For 16S analysis, it is generally recommended to have the sampling depth exceed 20,000 reads at minimum.

Once the sampling depth has been determined, it should be entered into config.txt under the variable sampling depth.

Identify a group to compare beta diversities between

A group to compare beta diversity values between can be designated in config.txt under the variable beta_diversity_group. Note that further beta diversity comparisons can be done after waterway completes the initial analyses, by looking in optional_analyses.txt.

If missing metadata is labelled with a certain string (such as “NotAvailable”) in metadata.txt, designate it under the variable missing_samples.
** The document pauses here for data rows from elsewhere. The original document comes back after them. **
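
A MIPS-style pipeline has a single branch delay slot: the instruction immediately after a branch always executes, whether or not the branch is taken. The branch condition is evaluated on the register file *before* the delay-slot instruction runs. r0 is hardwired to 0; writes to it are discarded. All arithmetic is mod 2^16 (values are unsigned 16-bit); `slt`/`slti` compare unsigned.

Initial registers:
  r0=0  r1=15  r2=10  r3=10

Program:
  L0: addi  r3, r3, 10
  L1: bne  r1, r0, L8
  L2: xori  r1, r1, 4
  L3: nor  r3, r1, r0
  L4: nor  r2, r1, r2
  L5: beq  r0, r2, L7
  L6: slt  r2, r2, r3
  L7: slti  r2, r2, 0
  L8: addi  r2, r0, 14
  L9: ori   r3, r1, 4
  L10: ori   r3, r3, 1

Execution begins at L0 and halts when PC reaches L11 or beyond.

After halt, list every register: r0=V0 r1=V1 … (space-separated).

r0=0 r1=11 r2=14 r3=15

PC=0  addi  r3, r3, 10       | r0=0 r1=15 r2=10 r3=20
PC=1  bne  r1, r0, L8        | r0=0 r1=15 r2=10 r3=20  [TAKEN]
PC=2  xori  r1, r1, 4        | r0=0 r1=11 r2=10 r3=20
PC=8  addi  r2, r0, 14       | r0=0 r1=11 r2=14 r3=20
PC=9  ori   r3, r1, 4        | r0=0 r1=11 r2=14 r3=15
PC=10 ori   r3, r3, 1        | r0=0 r1=11 r2=14 r3=15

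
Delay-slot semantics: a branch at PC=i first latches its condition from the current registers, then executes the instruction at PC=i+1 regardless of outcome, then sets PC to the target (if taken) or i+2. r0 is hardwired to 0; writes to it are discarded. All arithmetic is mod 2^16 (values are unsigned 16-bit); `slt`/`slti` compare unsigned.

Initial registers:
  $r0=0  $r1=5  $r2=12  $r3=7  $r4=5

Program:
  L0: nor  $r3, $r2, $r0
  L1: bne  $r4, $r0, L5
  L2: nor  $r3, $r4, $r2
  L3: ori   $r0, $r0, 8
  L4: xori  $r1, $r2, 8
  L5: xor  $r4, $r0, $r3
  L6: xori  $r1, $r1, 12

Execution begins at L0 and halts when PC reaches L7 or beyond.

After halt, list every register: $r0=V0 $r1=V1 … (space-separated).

  step pc=0: nor  $r3, $r2, $r0  regs=(0,5,12,65523,5)
  step pc=1: bne  $r4, $r0, L5  cond=T  regs=(0,5,12,65523,5)
  step pc=2: nor  $r3, $r4, $r2  regs=(0,5,12,65522,5)
  step pc=5: xor  $r4, $r0, $r3  regs=(0,5,12,65522,65522)
  step pc=6: xori  $r1, $r1, 12  regs=(0,9,12,65522,65522)

$r0=0 $r1=9 $r2=12 $r3=65522 $r4=65522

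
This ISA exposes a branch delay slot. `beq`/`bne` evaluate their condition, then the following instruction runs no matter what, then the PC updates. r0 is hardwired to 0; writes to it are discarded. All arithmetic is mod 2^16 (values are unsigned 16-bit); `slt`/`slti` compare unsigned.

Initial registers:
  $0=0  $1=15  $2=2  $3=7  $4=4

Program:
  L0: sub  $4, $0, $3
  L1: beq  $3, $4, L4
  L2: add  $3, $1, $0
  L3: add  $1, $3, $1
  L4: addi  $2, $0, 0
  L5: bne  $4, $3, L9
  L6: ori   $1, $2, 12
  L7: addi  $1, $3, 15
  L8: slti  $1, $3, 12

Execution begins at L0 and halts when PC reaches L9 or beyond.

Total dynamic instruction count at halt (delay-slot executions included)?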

Otherwise, designate missing_samples with the string “SDLFKJAWEOIJREWR”, or other nonsensical strings that don’t appear in your metadata.

Designating a classifier database

Before waterway can be run once again, a classifier file must be designated. A classifier file lets QIIME2 label the DNA reads with taxonomic labels, i.e. it allows us to know how many species of microbes we detect in each sample, and how many microbes per specie we’ve found.

Classifiers can be found on the Qiime2 classifier file list here. Note that classifier files are specific to your Qiime2 version. Designate the location of the classifier file in config.txt under the variable classifierpath.

Once all variables are designated, waterway can be run again, and should complete all main analyses.